Les armateurs sont là un peu émus sans doute, Gilou est accompagné de son épouse Caline, quelle beau prénom pour une propriétaire d’un vrai bateau.
Pin de Douglas, chêne, acajou, teck sont les essences du Cabochard…
Un petit garçon lui à bientôt 6 ans il est déjà un peu casse cou, quelques os brisés à son actif pour ce révolté de naissance…
Dans le port plus que centenaire de Menton dans les Alpes-Maritimes il devient la référence : c’est le pêcheur de thons. Dés la fin aout ils écumeront le grand large et de coup de vent en tempête l’heureux propriétaire malgré des pêches miraculeuses s’en sépare et le voilà arrivé dans ma famille, la plongée sous marine sera sont nouveau rôle et puis un gamin qui grandit et qui monte à bord du haut de ses 12 ans et de plongée en plongée il devient comme un cousin.
Je pars sous les drapeaux à 18 ans, cela fait déjà quelques années que j’ai quitté l’école pour la vie active, ça c’est sur la mienne est active, je suis infatiguable mais vous connaissez la suite un avion de chasse me broie en partie la jambe droite…
Il était en vente… pas mon pied mais le Cabochard ! Mais me voyant tourner en rond on me demande de m’en occuper et doucement on devient complice de cousin on passe au rang de confident.
C’est mon sanctuaire où je pars dans mes rêves, ici personne ne me voit pleurer, personne ne voit à quel point je suis altéré par cet accident qui m’a rangé au rang de handicapé, pire je suis Grand Invalide de Guerre, juste moi qui ne supporte pas les uniformes !!!
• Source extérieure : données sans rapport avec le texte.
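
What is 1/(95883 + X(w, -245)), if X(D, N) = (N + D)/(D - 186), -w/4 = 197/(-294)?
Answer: 26948/2583890705 ≈ 1.0429e-5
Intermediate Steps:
w = 394/147 (w = -788/(-294) = -788*(-1)/294 = -4*(-197/294) = 394/147 ≈ 2.6803)
X(D, N) = (D + N)/(-186 + D)
1/(95883 + X(w, -245)) = 1/(95883 + (394/147 - 245)/(-186 + 394/147)) = 1/(95883 - 35621/147/(-26948/147)) = 1/(95883 - 147/26948*(-35621/147)) = 1/(95883 + 35621/26948) = 1/(2583890705/26948) = 26948/2583890705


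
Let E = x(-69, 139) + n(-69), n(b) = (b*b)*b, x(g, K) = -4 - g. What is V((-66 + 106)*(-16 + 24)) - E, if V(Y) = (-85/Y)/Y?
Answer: 6726533103/20480 ≈ 3.2844e+5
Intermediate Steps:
n(b) = b³ (n(b) = b²*b = b³)
V(Y) = -85/Y²
E = -328444 (E = (-4 - 1*(-69)) + (-69)³ = (-4 + 69) - 328509 = 65 - 328509 = -328444)
V((-66 + 106)*(-16 + 24)) - E = -85*1/((-66 + 106)²*(-16 + 24)²) - 1*(-328444) = -85/(40*8)² + 328444 = -85/320² + 328444 = -85*1/102400 + 328444 = -17/20480 + 328444 = 6726533103/20480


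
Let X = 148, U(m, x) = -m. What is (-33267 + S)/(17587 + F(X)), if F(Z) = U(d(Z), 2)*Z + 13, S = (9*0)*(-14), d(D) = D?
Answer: 33267/4304 ≈ 7.7293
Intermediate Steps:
S = 0 (S = 0*(-14) = 0)
F(Z) = 13 - Z² (F(Z) = (-Z)*Z + 13 = -Z² + 13 = 13 - Z²)
(-33267 + S)/(17587 + F(X)) = (-33267 + 0)/(17587 + (13 - 1*148²)) = -33267/(17587 + (13 - 1*21904)) = -33267/(17587 + (13 - 21904)) = -33267/(17587 - 21891) = -33267/(-4304) = -33267*(-1/4304) = 33267/4304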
Et puis le club de plongée familial grandit et les jours de grande affluence il est réquisitionné, j’en suis le responsable et deviens teigneux quand quelqu’un l’écorche avec sa ceinture de plomb ou avec une bouteille mal amarrée.
Le reste du temps je maçonne et oui c’est mon métier aussi et malgré des plaies qui me bouffent le moignon je bosse comme un dingue comme si je sentais qu’un jour je partirai.
Presque tous les soirs je passais à bord et dépliais la grande carte de Méditerranée en m’y inventant un long voyage.
Je plaquais tout un jour de juillet 92, un coup de gueule de plus qui me faisait prendre en main mon destin, je laissais tout en plan pour suivre mon bout de vie d’aventurier.
Un seul ami le Cabochard, tout le monde sans exception me traitait de fada, mais je m’enfuyais, Monfreid et Moitessier m’appelaient de leur étoiles et me donnaient la force pour écrire ma propre « légende ».
Il devenait ma résidence principale et nous devenions les Cabochards, il était le chef et moi son matelot …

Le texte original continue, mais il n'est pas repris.